This is a very nice example. Clearly $|x|/x$ has problems when $x=0$. The function $\varphi$ is not what we call differentiable at $x=0$, even though it has a continuous derivative at $x=0$. A function can't be called differentiable unless it is itself continuous. Let's consider $x<0$ and $x>0$ separately.
Assume that $x<0$. Let $x=-k$ where $k>0$. We have:
$$\frac{|x|}{x} = \frac{|-k|}{-k}=\frac{k}{-k}=-1 \, . $$
It follows that $\varphi(x)=-1$ for all $x<0$. Thus $\varphi$ is constant for all $x<0$ and so $\varphi'(x)=0$. It follows that $\varphi'(x)$ tends towards zero as $x$ tends towards zero from the negative side.
Assume that $x>0$. Let $x=k$ where $k>0$. We have:
$$\frac{|x|}{x} = \frac{|k|}{k}=\frac{k}{k}=1 \, . $$
It follows that $\varphi(x)=1$ for all $x>0$. Thus $\varphi$ is constant for all $x>0$ and so $\varphi'(x)=0$. It follows that $\varphi'(x)$ tends towards zero as $x$ tends towards zero from the positive side.

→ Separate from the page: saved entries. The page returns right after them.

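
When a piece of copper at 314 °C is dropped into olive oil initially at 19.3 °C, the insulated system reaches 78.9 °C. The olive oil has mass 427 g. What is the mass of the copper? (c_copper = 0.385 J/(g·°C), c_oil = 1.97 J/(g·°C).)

m ≈ 554 g

Energy conservation, ΣQ = 0:
m·0.385·(78.9 − 314) + 427·1.97·(78.9 − 19.3) = 0
-90.51 m = -50135
m = -50135/-90.51 ≈ 553.9 g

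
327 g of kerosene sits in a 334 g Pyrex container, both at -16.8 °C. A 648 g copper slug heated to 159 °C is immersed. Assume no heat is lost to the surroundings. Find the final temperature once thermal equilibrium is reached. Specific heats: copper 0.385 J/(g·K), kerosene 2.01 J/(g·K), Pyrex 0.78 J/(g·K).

T_f ≈ 20.8 °C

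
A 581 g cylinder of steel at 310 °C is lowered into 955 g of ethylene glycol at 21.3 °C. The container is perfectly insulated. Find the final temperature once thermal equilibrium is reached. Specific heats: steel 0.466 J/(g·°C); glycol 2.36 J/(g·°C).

T_f ≈ 52.3 °C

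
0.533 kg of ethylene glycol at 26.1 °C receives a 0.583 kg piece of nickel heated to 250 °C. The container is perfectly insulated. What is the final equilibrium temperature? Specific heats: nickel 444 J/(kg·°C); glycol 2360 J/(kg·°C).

T_f ≈ 64.3 °C

Let T be the final temperature. ΣQ_i = 0:
0.583·444·(T − 250) + 0.533·2360·(T − 26.1) = 0
258.85(T − 250) + 1257.9(T − 26.1) = 0
(258.85 + 1257.9) T = 258.85·250 + 1257.9·26.1
T = 97544 / 1516.7 = 64.3 °C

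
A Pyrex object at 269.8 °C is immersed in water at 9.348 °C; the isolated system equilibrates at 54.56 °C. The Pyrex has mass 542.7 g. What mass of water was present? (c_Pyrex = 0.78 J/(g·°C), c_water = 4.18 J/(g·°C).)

m ≈ 482 g

Taking heat into each body as positive, Σ m c ΔT = 0:
542.7·0.78·(54.56 − 269.8) + m·4.18·(54.56 − 9.348) = 0
188.99 m = 91112
m = 91112/188.99 ≈ 482.1 g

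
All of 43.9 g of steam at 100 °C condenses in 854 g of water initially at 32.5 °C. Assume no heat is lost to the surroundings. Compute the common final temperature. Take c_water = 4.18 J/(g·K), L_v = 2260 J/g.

T_f ≈ 62.2 °C

Net heat exchanged in the isolated system is zero:
steam→water at 100 °C releases m L_v = 43.9·2260 = 99214; condensate cools 100→T: 43.9·4.18·(T − 100) = 183.5(T − 100); original water: 3569.7(T − 32.5)
3753.2 T = 99214 + 18350 + 116016 = 233580
T ≈ 62.23 °C — below 100 °C, confirming all the steam condensed.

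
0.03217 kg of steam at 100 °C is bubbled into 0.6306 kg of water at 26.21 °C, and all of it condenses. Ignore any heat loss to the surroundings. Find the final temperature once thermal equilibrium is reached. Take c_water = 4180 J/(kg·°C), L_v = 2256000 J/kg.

T_f ≈ 56.0 °C

Setting the total heat transfer to zero:
latent heat released on condensation: 0.03217·2256000 = 72576; condensate cools 100→T: 0.03217·4180·(T − 100) = 134.47(T − 100); water warms: 0.6306·4180·(T − 26.21) = 2635.9(T − 26.21)
2770.4 T = 72576 + 13447 + 69087 = 155110
T ≈ 55.99 °C (< 100 °C, so full condensation is consistent).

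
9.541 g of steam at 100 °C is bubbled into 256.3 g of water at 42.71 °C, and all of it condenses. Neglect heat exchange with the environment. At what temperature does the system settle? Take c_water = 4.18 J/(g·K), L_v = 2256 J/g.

T_f ≈ 64.1 °C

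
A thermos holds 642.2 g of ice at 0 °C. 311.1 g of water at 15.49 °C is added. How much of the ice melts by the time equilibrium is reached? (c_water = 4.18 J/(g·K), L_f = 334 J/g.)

m_melted ≈ 60.3 g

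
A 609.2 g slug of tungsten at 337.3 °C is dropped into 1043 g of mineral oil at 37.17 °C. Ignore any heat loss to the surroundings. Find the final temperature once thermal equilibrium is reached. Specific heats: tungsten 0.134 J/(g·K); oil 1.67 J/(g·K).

T_f ≈ 50.6 °C

Set heat shed by the hot body equal to heat absorbed by the cold body:
609.2*0.134*(337.3 − T) = 1043*1.67*(T − 37.17)
81.63(337.3 − T) = 1741.8(T − 37.17)
1823.4 T = 92278  ⇒  T ≈ 50.61 °C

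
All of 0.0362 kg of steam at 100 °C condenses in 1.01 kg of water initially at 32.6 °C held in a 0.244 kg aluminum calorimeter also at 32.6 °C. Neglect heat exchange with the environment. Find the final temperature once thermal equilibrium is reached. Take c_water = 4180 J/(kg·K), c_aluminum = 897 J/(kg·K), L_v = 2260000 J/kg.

Taking heat into each body as positive, Σ m c ΔT = 0:
condense steam: −0.0362·2260000 = −81812; condensed water 100 °C→T: 151.32(T − 100); water warms: 1.01·4180·(T − 32.6) = 4221.8(T − 32.6); cup: 218.87(T − 32.6)
4592 T = 81812 + 15132 + 144766 = 241709
T ≈ 52.64 °C — below 100 °C, confirming all the steam condensed.

T_f ≈ 52.6 °C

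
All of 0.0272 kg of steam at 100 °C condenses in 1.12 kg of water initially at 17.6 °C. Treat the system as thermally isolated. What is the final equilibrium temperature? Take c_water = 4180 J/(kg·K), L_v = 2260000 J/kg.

Energy conservation, ΣQ = 0:
condense steam: −0.0272·2260000 = −61472
  condensate cools 100→T: 0.0272·4180·(T − 100) = 113.7(T − 100)
  water warms: 1.12·4180·(T − 17.6) = 4681.6(T − 17.6)
4795.3 T = 61472 + 11370 + 82396 = 155238
T ≈ 32.37 °C (< 100 °C, so full condensation is consistent).

T_f ≈ 32.4 °C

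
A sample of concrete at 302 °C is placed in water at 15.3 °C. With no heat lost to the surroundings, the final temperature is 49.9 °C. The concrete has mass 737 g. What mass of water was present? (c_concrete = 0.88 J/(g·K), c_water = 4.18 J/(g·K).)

Heat gained plus heat lost sum to zero:
737·0.88·(49.9 − 302) + m·4.18·(49.9 − 15.3) = 0
144.63 m = 163502
m = 163502/144.63 ≈ 1131 g

m ≈ 1130 g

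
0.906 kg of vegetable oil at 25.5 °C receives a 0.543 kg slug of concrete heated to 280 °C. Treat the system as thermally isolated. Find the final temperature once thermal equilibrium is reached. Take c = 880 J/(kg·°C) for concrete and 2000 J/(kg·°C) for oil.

Let T be the final temperature. ΣQ_i = 0:
0.543×880×(T − 280) + 0.906×2000×(T − 25.5) = 0
2289.8 T = 180001
T = 180001 / 2289.8 = 78.6 °C

T_f ≈ 78.6 °C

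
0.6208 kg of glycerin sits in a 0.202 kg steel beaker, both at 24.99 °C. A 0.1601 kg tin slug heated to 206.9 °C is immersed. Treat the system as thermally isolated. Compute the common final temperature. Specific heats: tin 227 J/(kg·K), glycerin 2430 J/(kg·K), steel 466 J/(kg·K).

T_f ≈ 29.0 °C

Taking heat into each body as positive, Σ m c ΔT = 0:
0.1601·227·(T − 206.9) + 0.6208·2430·(T − 24.99) + 0.202·466·(T − 24.99) = 0
36.34(T − 206.9) + 1508.5(T − 24.99) + 94.13(T − 24.99) = 0
(36.34 + 1508.5 + 94.13) T = 36.34·206.9 + 1508.5·24.99 + 94.13·24.99
T = 47570/1639 ≈ 29.02 °C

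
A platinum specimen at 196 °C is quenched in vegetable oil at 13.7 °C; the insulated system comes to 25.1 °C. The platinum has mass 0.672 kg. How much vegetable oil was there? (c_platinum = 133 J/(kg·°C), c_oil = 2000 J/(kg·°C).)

|Q_platinum| = |Q_oil|:
0.672×133×(196 − 25.1) = m×2000×(25.1 − 13.7)
22800 m = 15274  ⇒  m ≈ 0.6699 kg

m ≈ 0.67 kg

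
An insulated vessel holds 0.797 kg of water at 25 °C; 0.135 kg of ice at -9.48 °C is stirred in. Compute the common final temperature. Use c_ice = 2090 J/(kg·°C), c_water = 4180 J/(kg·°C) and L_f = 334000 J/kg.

Energy conservation, ΣQ = 0:
warm ice to 0 °C: 0.135·2090·(0 − (-9.48)) = 2674.8; latent heat to melt: 0.135·334000 = 45090; warm the meltwater: 564.3 T; water cools: 0.797·4180·(T − 25) = 3331.5(T − 25)
3895.8 T = 83286 − 47765 = 35522
T ≈ 9.12 °C (positive, so assuming full melt was valid).

T_f ≈ 9.1 °C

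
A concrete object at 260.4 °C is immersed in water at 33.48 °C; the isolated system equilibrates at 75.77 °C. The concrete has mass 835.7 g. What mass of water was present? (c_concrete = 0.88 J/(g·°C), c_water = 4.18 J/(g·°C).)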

Putting these two answers together, we may conclude that $\varphi'$ is continuous because:
$$\lim_{x \to 0^-} \left( \frac{d}{dx}\frac{|x|}{x}\right) = \lim_{x \to 0^+} \left(\frac{d}{dx}\frac{|x|}{x}\right) = 0 \, . $$
However, $\varphi$ fails to be itself continuous because $\varphi(x)$ tends towards $-1$ as $x$ tends towards zero from the negative side while $\varphi(x)$ tends towards $+1$ as $x$ tends towards zero from the positive side, meaning that
$$\lim_{x \to 0^-} \frac{|x|}{x} \neq \lim_{x \to 0^+} \frac{|x|}{x} \, . $$